A letter writer to the Inquirer recently spoke against solar power for clean and unlimited electricity for autos. He said that would only move the pollution from where people live to where the carbon-burning plants generate power. Fairly sure his concern was not for the tiny area around the smoke stacks, I wondered what the real objection was. I can only guess it was an attempt to protect the carbon industries of coal, gas and oil, something understandable if he were a stockholder with a vested interest. We are hearing objections like his as more and more people begin to think like Pope Francis. They see a collective responsibility to clean up our air, water and land as the earth’s climate relentlessly rises in temperature. Melting polar ice shelves and rising sea level make today’s young families foresee their grandchildren moving inland, away from the coasts where something like a third of the world’s population lives in proximity. And all this verified by nearly all the world’s scientific community.
I have speculated before about the reasoning of opponents of renewable power sources like solar, wind, tidal and geothermal. But today I would rather encourage care for Mother Earth, which should not need convoluted argument since we all like living here.

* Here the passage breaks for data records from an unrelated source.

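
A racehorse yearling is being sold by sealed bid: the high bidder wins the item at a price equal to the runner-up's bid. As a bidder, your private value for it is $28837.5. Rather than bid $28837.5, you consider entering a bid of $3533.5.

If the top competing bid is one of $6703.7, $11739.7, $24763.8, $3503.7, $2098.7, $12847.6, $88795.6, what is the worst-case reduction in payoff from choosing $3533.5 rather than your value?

$22133.8

$6703.7: truthful gives $22133.8, deviation gives $0 → loss $22133.8.
$11739.7: truthful gives $17097.8, deviation gives $0 → loss $17097.8.
$24763.8: truthful gives $4073.7, deviation gives $0 → loss $4073.7.
$3503.7: same outcome either way → loss $0.
$2098.7: same outcome either way → loss $0.
$12847.6: truthful gives $15989.9, deviation gives $0 → loss $15989.9.
$88795.6: same outcome either way → loss $0.
Maximum loss: $22133.8.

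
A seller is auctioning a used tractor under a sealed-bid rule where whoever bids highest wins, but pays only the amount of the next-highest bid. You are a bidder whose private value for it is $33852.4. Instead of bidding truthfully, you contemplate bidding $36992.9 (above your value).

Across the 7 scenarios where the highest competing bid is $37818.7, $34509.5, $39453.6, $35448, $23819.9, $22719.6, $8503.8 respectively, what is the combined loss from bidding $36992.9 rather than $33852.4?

$2252.7

The deviation costs you only when the competing bid falls strictly between $33852.4 and $36992.9; elsewhere both bids give the same outcome.
$37818.7: outcomes coincide → loss $0.
$34509.5: truthful payoff $0, deviation payoff −$657.1 → loss $657.1.
$39453.6: outcomes coincide → loss $0.
$35448: truthful payoff $0, deviation payoff −$1595.6 → loss $1595.6.
$23819.9: outcomes coincide → loss $0.
$22719.6: outcomes coincide → loss $0.
$8503.8: outcomes coincide → loss $0.
Total loss = $657.1 + $1595.6 = $2252.7.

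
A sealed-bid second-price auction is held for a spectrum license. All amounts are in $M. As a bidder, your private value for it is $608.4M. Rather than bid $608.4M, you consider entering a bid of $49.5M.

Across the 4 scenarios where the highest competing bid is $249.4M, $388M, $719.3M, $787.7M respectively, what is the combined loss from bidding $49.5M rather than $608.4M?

The deviation costs you only when the competing bid falls strictly between $49.5M and $608.4M; elsewhere both bids give the same outcome.
$249.4M: truthful payoff $359M, deviation payoff $0M → loss $359M.
$388M: truthful payoff $220.4M, deviation payoff $0M → loss $220.4M.
$719.3M: outcomes coincide → loss $0M.
$787.7M: outcomes coincide → loss $0M.
Total loss = $359M + $220.4M = $579.4M.

$579.4M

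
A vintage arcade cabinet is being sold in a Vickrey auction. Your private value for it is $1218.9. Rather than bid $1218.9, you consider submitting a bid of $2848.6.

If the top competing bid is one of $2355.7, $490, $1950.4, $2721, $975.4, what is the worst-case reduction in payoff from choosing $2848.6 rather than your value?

$1502.1

$2355.7: truthful gives $0, deviation gives −$1136.8 → loss $1136.8.
$490: same outcome either way → loss $0.
$1950.4: truthful gives $0, deviation gives −$731.5 → loss $731.5.
$2721: truthful gives $0, deviation gives −$1502.1 → loss $1502.1.
$975.4: same outcome either way → loss $0.
Maximum loss: $1502.1.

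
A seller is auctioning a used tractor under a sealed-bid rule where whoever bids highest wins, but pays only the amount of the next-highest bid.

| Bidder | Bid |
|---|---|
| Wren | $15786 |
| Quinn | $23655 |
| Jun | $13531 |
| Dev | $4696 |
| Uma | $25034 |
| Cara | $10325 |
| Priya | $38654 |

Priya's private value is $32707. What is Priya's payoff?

Highest bid: Priya at $38654, so Priya wins.
Second-highest bid: Uma at $25034 — that is the price the winner pays.
Priya's payoff = value − price = $32707 − $25034 = $7673.

$7673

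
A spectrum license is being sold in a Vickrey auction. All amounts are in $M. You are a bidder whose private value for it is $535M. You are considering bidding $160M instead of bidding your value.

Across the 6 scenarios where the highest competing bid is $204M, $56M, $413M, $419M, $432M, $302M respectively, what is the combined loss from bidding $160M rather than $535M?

$905M

The deviation costs you only when the competing bid falls strictly between $160M and $535M; elsewhere both bids give the same outcome.
$204M: truthful payoff $331M, deviation payoff $0M → loss $331M.
$56M: outcomes coincide → loss $0M.
$413M: truthful payoff $122M, deviation payoff $0M → loss $122M.
$419M: truthful payoff $116M, deviation payoff $0M → loss $116M.
$432M: truthful payoff $103M, deviation payoff $0M → loss $103M.
$302M: truthful payoff $233M, deviation payoff $0M → loss $233M.
Total loss = $331M + $122M + $116M + $103M + $233M = $905M.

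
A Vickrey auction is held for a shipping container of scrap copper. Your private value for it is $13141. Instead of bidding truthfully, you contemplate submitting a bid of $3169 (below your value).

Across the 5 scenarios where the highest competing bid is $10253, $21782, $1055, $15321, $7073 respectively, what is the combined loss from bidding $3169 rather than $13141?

$8956

The deviation costs you only when the competing bid falls strictly between $3169 and $13141; elsewhere both bids give the same outcome.
$10253: truthful payoff $2888, deviation payoff $0 → loss $2888.
$21782: outcomes coincide → loss $0.
$1055: outcomes coincide → loss $0.
$15321: outcomes coincide → loss $0.
$7073: truthful payoff $6068, deviation payoff $0 → loss $6068.
Total loss = $2888 + $6068 = $8956.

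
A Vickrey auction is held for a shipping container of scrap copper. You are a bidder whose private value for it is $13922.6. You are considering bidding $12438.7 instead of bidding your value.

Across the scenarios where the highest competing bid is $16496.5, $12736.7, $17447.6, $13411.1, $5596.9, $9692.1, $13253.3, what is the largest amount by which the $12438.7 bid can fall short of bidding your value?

$1185.9

$16496.5: same outcome either way → loss $0.
$12736.7: truthful gives $1185.9, deviation gives $0 → loss $1185.9.
$17447.6: same outcome either way → loss $0.
$13411.1: truthful gives $511.5, deviation gives $0 → loss $511.5.
$5596.9: same outcome either way → loss $0.
$9692.1: same outcome either way → loss $0.
$13253.3: truthful gives $669.3, deviation gives $0 → loss $669.3.
Maximum loss: $1185.9.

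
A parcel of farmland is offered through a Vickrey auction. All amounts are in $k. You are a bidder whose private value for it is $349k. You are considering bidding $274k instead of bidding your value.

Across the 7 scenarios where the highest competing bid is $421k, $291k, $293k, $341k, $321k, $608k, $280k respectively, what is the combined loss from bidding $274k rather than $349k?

$219k

The deviation costs you only when the competing bid falls strictly between $274k and $349k; elsewhere both bids give the same outcome.
$421k: outcomes coincide → loss $0k.
$291k: truthful payoff $58k, deviation payoff $0k → loss $58k.
$293k: truthful payoff $56k, deviation payoff $0k → loss $56k.
$341k: truthful payoff $8k, deviation payoff $0k → loss $8k.
$321k: truthful payoff $28k, deviation payoff $0k → loss $28k.
$608k: outcomes coincide → loss $0k.
$280k: truthful payoff $69k, deviation payoff $0k → loss $69k.
Total loss = $58k + $56k + $8k + $28k + $69k = $219k.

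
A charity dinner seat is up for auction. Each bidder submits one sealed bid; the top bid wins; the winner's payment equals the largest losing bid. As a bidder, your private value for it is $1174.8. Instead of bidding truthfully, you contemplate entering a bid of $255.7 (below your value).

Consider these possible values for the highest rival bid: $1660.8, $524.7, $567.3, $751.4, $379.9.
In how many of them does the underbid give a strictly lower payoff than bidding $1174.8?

4

The deviation hurts exactly when the highest competing bid lies strictly between $255.7 and $1174.8 — underbidding then forfeits a profitable win.
$1660.8: above both → same outcome either way.
$524.7: inside the interval → strictly worse (loss $650.1).
$567.3: inside the interval → strictly worse (loss $607.5).
$751.4: inside the interval → strictly worse (loss $423.4).
$379.9: inside the interval → strictly worse (loss $794.9).
Count: 4.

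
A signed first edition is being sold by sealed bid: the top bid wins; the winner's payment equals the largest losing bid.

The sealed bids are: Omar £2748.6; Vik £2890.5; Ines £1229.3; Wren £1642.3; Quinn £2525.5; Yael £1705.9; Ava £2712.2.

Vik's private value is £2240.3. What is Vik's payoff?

−£508.3

Highest bid: Vik at £2890.5, so Vik wins.
Second-highest bid: Omar at £2748.6 — that is the price the winner pays.
Vik's payoff = value − price = £2240.3 − £2748.6 = −£508.3.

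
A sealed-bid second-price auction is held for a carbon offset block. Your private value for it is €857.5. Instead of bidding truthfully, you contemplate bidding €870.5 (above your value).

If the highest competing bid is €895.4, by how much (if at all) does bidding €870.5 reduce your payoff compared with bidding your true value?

€0

Bidding your value €857.5: you lose (since €857.5 < €895.4). Payoff €0.
Bidding €870.5: you lose. Payoff €0.
Difference = €0 − €0 = €0; both bids lead to the same outcome because the competing bid is above both your value and your alternative bid.
Because the price is fixed by the runner-up's bid, deviating from your value can only change a good outcome into a bad one — never the reverse.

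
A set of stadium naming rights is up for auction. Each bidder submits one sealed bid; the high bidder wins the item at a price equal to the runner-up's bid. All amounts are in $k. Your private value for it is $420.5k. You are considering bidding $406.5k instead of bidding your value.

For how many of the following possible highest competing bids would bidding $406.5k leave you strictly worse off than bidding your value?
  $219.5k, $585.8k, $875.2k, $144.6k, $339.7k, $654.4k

0

The deviation hurts exactly when the highest competing bid lies strictly between $406.5k and $420.5k — underbidding then forfeits a profitable win.
$219.5k: below both → same outcome either way.
$585.8k: above both → same outcome either way.
$875.2k: above both → same outcome either way.
$144.6k: below both → same outcome either way.
$339.7k: below both → same outcome either way.
$654.4k: above both → same outcome either way.
Count: 0.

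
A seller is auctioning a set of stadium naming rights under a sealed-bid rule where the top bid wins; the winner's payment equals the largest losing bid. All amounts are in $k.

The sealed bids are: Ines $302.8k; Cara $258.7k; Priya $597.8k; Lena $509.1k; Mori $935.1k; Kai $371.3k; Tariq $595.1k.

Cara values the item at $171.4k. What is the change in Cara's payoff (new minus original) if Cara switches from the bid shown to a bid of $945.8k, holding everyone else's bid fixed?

−$763.7k

The highest bid among the other bidders is $935.1k; Cara's bid doesn't change that.
Original bid $258.7k: Cara is not highest (top rival bid is $935.1k); payoff $0k.
Alternative bid $945.8k: Cara is highest, pays the top rival bid $935.1k; payoff $171.4k − $935.1k = −$763.7k.
Change in payoff = −$763.7k − ($0k) = −$763.7k.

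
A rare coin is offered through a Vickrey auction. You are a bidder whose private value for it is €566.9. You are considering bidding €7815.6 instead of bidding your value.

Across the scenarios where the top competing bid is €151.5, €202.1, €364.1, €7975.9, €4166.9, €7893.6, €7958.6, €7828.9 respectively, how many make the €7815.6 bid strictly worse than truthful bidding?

The deviation hurts exactly when the highest competing bid lies strictly between €566.9 and €7815.6 — overbidding then wins at a price above your value.
€151.5: below both → same outcome either way.
€202.1: below both → same outcome either way.
€364.1: below both → same outcome either way.
€7975.9: above both → same outcome either way.
€4166.9: inside the interval → strictly worse (loss €3600).
€7893.6: above both → same outcome either way.
€7958.6: above both → same outcome either way.
€7828.9: above both → same outcome either way.
Count: 1.

1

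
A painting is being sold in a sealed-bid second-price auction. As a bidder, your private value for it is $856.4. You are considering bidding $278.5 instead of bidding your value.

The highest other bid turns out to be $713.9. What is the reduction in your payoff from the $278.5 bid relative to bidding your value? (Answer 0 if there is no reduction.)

$142.5

Bidding your value $856.4: you win (since $856.4 > $713.9) and pay $713.9. Payoff $142.5.
Bidding $278.5: you lose. Payoff $0.
The competing bid $713.9 lies between your shaded bid and your value, so underbidding forfeits an item you could have won at a profitable price.
Loss from deviating = $142.5 − ($0) = $142.5.
Truthful bidding weakly dominates here: raising your bid can only win items priced above your value, and lowering it can only forfeit items priced below.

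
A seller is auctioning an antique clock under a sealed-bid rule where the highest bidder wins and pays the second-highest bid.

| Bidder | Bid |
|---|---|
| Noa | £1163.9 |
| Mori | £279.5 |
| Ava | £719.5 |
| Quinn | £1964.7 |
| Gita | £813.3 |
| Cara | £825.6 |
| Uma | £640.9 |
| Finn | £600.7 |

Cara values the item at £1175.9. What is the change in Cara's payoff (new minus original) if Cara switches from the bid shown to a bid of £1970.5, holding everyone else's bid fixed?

The highest bid among the other bidders is £1964.7; Cara's bid doesn't change that.
Original bid £825.6: Cara is not highest (top rival bid is £1964.7); payoff £0.
Alternative bid £1970.5: Cara is highest, pays the top rival bid £1964.7; payoff £1175.9 − £1964.7 = −£788.8.
Change in payoff = −£788.8 − (£0) = −£788.8.

−£788.8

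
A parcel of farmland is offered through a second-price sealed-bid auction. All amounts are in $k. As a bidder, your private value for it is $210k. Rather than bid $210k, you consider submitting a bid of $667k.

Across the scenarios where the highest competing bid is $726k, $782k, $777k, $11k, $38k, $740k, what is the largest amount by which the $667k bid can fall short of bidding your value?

$0k

$726k: same outcome either way → loss $0k.
$782k: same outcome either way → loss $0k.
$777k: same outcome either way → loss $0k.
$11k: same outcome either way → loss $0k.
$38k: same outcome either way → loss $0k.
$740k: same outcome either way → loss $0k.
Maximum loss: $0k.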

Pope Francis and recent popes before him are on record as endorsing the recognition of climate change as caused by human enterprise. They have no vested interest in selling anything even if carbon devotees do. So let me tell you about the Pope Paul VI Audience Hall in Vatican City. It’s just a few years old and ultra-modern in architecture, able to accommodate about 11,000 people. It’s ironic that it does not get much use since audiences these last few decades have had popular popes drawing weekly pilgrims many times that number for the Wednesday morning audiences. It was St. John Paul II who gave the order to cover the massive roof with solar panels for use in the 108.7 acre state surrounded entirely by the city of Rome. The net result is that Vatican City became the nation that has given over to solar power a higher percentage of land than has any other state. When is the last time you saw the Vatican lead the charge in something so secular and non-religious?
Papal example shows how restricted our notion of what is religious versus secular has become. We were used to popes and bishops instructing us about unarguably religious topics like the Eucharist really being the Body and Blood of Christ, not just a mere reminder or symbol or representative of them. But only lately have we come to realize that our categories have been a bit narrow. We have gradually learned that any secular subject having a moral facet to it is fair game. Solar power is one such. If the very life of the planet depends on our caring for it, and if human life is still acknowledged as in the purview of popes the way the subjects of abortion or capital punishment or handgun possession are, who can call today’s papal teaching out of bounds?
Moral leadership is a central component of papal and episcopal and sacerdotal office. Pope, bishop or priest can no more neglect moral subjects like climate change than they can the Eucharist. It is true that religious leaders have begun to comment upon the moral parts of secular controversies only in recent decades, perhaps pushed by the Vietnam war, among other pressing secular matters. They have been criticized for it, even by Catholic notables. They have been told to stay with sacristy issues and leave the secular to secular officials like those in government, industry or commerce. From our side of the line, we would like these bodies to confine themselves to their secular competence without invading ours with immoral secular practices needing moral criticism.
I have written here before about my 1984 trip to Israel and my surprise at seeing so many solar panels on every other roof. Then I realized that Israelis had little chance of buying petroleum from hostile Arab neighbors. So if they can go solar, we can.